Life’s a Banquet at Convivio
Italian eatery features pasta shop in a restaurant
Walk into Convivio and there’s no doubt the pasta served here is fresh. The pasta kitchen is located by the front door with a full view of all the pasta made from scratch daily.
“We have 10 to 12 different types right now – some are flavored – and we use vegetables such as spinach or beets,” said Andrea Melani, co-owner of the Italian restaurant that opened Nov. 14 at The Bridges shopping center in Carmel. “The idea is that you can express creativity in the shapes of the pasta and it is really what Italian cuisine is known for.”
Some of the pasta is made by a machine that runs constantly, while other is made by hand. Not only is the pasta served at each meal fresh, you can also buy it by the pound to take and enjoy at home.
“I think this is a unique twist,” Melani said. “The idea is to also have sauces to sell as well but we are still working on that. We’ve just been so busy since we opened.”
Passion for food and culture.
Melani knows a few things about restaurants – he grew up in the family restaurant business in Italy. He moved to the States 17 years ago and had his first job in Indiana at Ciao in Zionsville, owned by his partner in Convivio – Emilio Cento. Melani went on to work for a few other places, including Bravo, the well-known Castleton destination.
“The passion’s always been there but opening a restaurant can be a scary thing these days, especially coming up with a new concept,” Melani said. “It took a while to get rid of the fear – I was in a good place at Bravo and about to be made partner – but things had just become stale.”
A visit from his niece gave him the final nudge.

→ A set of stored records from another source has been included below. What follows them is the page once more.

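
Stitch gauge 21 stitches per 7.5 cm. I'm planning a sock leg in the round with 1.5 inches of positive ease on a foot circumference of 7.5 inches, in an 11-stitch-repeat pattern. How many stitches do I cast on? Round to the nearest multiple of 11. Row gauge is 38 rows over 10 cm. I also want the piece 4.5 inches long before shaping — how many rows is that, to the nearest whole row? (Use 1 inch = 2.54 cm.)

Cast on 66 stitches; work 43 rows.

Finished = 7.5 + 1.5 = 9 inches.
9 inches × 2.54 = 22.86 cm.
21/7.5 = 2.8 sts per cm; 22.86 × 2.8 = 64.01 sts.
Nearest multiple of 11 → 66.
4.5 inches = 11.43 cm; × 3.8 = 43.43 → 43 rows.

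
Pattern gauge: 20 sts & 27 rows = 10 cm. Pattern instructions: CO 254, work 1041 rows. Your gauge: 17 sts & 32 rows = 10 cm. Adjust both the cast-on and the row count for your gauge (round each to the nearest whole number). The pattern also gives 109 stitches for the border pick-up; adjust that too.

Stitches: 254 × 17/20 = 215.90 → 216.
Rows: 1041 × 32/27 = 1233.78 → 1234.
border pick-up: 109 × 17/20 = 92.65 → 93.

Cast on 216 stitches; work 1234 rows; border pick-up 93 stitches.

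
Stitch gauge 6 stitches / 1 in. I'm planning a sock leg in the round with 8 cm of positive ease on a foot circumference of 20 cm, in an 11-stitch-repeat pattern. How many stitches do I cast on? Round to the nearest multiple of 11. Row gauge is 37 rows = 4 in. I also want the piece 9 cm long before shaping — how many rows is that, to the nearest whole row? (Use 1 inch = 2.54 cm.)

Finished = 20 + 8 = 28 cm.
28 cm × 1/2.54 = 11.02 inches.
6/1 = 6 sts per in; 11.02 × 6 = 66.14 sts.
Nearest multiple of 11 → 66.
9 cm = 3.54 inches; × 9.25 = 32.78 → 33 rows.

Cast on 66 stitches; work 33 rows.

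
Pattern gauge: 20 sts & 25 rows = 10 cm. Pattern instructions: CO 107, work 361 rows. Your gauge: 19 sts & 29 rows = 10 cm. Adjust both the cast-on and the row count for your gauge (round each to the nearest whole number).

Stitches: 107 × 19/20 = 101.65 → 102.
Rows: 361 × 29/25 = 418.76 → 419.

Cast on 102 stitches; work 419 rows.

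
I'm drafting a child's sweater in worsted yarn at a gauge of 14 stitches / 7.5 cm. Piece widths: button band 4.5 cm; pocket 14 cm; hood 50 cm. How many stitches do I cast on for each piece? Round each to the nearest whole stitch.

Rate = 14/7.5 = 1.867 sts per cm.
button band: 4.5 × 1.867 = 8.40 → 8.
pocket: 14 × 1.867 = 26.13 → 26.
hood: 50 × 1.867 = 93.33 → 93.

button band 8; pocket 26; hood 93.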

“She was here from Italy and kept asking why I didn’t just open a restaurant and I told her it was a lot of work and she just kept asking and pressuring me,” he said. “So we started brainstorming the idea and I thought it would be cool to do a pasta shop in a restaurant. That came to me because my parents made pasta in their restaurant and we just went from there.”
The name – Convivio – took a while to come up with, Melani admits.

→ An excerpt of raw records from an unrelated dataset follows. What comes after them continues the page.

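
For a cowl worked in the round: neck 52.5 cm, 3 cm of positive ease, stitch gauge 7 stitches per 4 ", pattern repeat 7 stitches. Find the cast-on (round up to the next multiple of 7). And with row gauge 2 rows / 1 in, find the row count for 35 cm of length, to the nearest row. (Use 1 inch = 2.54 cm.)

Cast on 42 stitches; work 28 rows.

Finished = 52.5 + 3 = 55.5 cm.
55.5 cm × 1/2.54 = 21.85 inches.
7/4 = 1.75 sts per in; 21.85 × 1.75 = 38.24 sts.
Next multiple of 7 → 42.
35 cm = 13.78 inches; × 2 = 27.56 → 28 rows.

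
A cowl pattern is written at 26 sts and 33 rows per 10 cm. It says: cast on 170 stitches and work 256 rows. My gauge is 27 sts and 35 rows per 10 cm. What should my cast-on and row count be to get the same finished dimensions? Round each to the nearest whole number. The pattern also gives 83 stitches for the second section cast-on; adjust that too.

Stitches: 170 × 27/26 = 176.54 → 177.
Rows: 256 × 35/33 = 271.52 → 272.
second section cast-on: 83 × 27/26 = 86.19 → 86.

Cast on 177 stitches; work 272 rows; second section cast-on 86 stitches.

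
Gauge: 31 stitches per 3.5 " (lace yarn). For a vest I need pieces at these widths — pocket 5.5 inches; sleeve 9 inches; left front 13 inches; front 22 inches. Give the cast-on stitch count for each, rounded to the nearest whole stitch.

pocket 49; sleeve 80; left front 115; front 195.

Rate = 31/3.5 = 8.857 sts per in.
pocket: 5.5 × 8.857 = 48.71 → 49.
sleeve: 9 × 8.857 = 79.71 → 80.
left front: 13 × 8.857 = 115.14 → 115.
front: 22 × 8.857 = 194.86 → 195.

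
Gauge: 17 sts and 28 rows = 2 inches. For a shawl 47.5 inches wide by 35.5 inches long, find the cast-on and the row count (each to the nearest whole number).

Stitch gauge = 17/2 = 8.5 sts/in; 47.5 × 8.5 = 403.75 → 404 sts.
Row gauge = 28/2 = 14 rows/in; 35.5 × 14 = 497.00 → 497 rows.

Cast on 404 stitches and work 497 rows.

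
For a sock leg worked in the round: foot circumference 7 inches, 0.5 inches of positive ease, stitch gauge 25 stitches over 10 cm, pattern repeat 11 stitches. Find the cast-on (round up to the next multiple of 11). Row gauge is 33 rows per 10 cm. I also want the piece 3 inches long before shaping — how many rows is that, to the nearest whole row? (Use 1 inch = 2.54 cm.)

Cast on 55 stitches; work 25 rows.

Finished = 7 + 0.5 = 7.5 inches.
7.5 inches × 2.54 = 19.05 cm.
25/10 = 2.5 sts per cm; 19.05 × 2.5 = 47.62 sts.
Next multiple of 11 → 55.
3 inches = 7.62 cm; × 3.3 = 25.15 → 25 rows.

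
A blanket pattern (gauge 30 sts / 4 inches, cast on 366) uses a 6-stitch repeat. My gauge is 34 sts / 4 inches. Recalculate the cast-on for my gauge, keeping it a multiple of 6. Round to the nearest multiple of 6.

Cast on 414 stitches.

366 × 34 / 30 = 414.80.
Nearest multiple of 6: 414.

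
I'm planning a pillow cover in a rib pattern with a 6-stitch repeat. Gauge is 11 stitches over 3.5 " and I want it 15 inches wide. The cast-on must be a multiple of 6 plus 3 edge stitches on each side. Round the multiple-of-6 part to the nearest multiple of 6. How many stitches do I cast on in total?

11 / 3.5 = 3.143 sts per inch.
15 × 3.143 = 47.14 sts.
Less 6 edge sts → 41.14 for the repeat.
Nearest multiple of 6: 42.
Add back 6 edge sts → 48.

Cast on 48 stitches.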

“Ultimately this project is about sharing the passion for common food and common culture – a place where you find a connection with Italian culture,” he said. “Convivio literally means banquet or feast as a way of sharing an experience together.”

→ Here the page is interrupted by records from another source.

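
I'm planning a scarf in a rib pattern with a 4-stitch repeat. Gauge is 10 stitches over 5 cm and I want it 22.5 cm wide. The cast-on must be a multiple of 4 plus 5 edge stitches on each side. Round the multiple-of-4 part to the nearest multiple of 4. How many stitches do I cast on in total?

10 / 5 = 2 sts per cm.
22.5 × 2 = 45.00 sts.
Less 10 edge sts → 35.00 for the repeat.
Nearest multiple of 4: 36.
Add back 10 edge sts → 46.

Cast on 46 stitches.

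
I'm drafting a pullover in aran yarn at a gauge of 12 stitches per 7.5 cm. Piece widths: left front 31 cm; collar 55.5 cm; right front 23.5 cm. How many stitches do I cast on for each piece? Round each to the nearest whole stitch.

left front 50; collar 89; right front 38.

Rate = 12/7.5 = 1.6 sts per cm.
left front: 31 × 1.6 = 49.60 → 50.
collar: 55.5 × 1.6 = 88.80 → 89.
right front: 23.5 × 1.6 = 37.60 → 38.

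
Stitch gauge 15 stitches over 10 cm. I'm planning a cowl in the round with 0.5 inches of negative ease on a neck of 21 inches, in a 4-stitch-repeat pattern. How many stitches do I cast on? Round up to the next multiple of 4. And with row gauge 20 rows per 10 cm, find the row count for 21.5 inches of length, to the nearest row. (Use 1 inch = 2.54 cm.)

Cast on 80 stitches; work 109 rows.

Finished = 21 − 0.5 = 20.5 inches.
20.5 inches × 2.54 = 52.07 cm.
15/10 = 1.5 sts per cm; 52.07 × 1.5 = 78.11 sts.
Next multiple of 4 → 80.
21.5 inches = 54.61 cm; × 2 = 109.22 → 109 rows.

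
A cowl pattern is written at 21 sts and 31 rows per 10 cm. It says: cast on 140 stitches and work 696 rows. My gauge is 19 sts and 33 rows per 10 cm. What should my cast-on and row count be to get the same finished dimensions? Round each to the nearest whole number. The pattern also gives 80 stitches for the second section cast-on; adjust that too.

Stitches: 140 × 19/21 = 126.67 → 127.
Rows: 696 × 33/31 = 740.90 → 741.
second section cast-on: 80 × 19/21 = 72.38 → 72.

Cast on 127 stitches; work 741 rows; second section cast-on 72 stitches.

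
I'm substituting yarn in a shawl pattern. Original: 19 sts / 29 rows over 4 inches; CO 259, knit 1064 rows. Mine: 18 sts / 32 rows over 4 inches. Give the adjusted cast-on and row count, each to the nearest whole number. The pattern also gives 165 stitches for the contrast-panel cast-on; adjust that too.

Cast on 245 stitches; work 1174 rows; contrast-panel cast-on 156 stitches.

Stitches: 259 × 18/19 = 245.37 → 245.
Rows: 1064 × 32/29 = 1174.07 → 1174.
contrast-panel cast-on: 165 × 18/19 = 156.32 → 156.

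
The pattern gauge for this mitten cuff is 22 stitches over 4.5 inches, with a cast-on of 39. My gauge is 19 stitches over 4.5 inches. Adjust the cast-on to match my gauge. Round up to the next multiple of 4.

Scale factor = 19 / 22 = 0.864.
39 × 19 / 22 = 33.68 sts.
→ 36 sts.

36 stitches.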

That theme is reflected in everything from the music to the décor – with an exposed ceiling with beams, wainscoting, creamy colored walls, soft lighting, magazines and books scattered about, a quartz topped bar and tabletops made out of Indiana birch.
“It’s beautiful but unpretentious. We’re not striving for upscale but at the same time wanted to find that right balance with being a nice place where people feel comfortable,” Melani said. “It’s also reflected in the server’s uniform of jeans and a brown shirt with rolled up sleeves and a bistro apron. They look sharp and give the impression this is a nice place open to everyone.”
Of course the real star at Convivio is the food. The Rigatoni Funghi Salsiccia - rigatoni pasta with mushroom porcini cream sauce, thyme, sausage and shaved Parmesan - is a customer favorite, Melani said. Another crowd pleaser is the Tagliatelle al Convivio - red bell pepper pasta tossed in a zesty red bell pepper cream sauce with chicken and topped with fresh Parmesan.
“We’re making a few changes to the menu – taking some things out and adding a few,” Melani said. “I always want to try to raise the standard of not only the service but the food. It has to be that way. It’s easy to get settled and let things get boring.”
Melani also plans to work with area farmers to use locally sourced food.
As for the future, Melani and Cento have already been approached with offers from local developers to open another location.
“I know it’s very premature but we’ve gotten quite a bit of attention and business has been great and just exceeding our expectations,” he said. “I hope that will continue and certainly, if the opportunity to do more arises we will, but for now the focus is to keep our feet on the ground and improve on what we have.”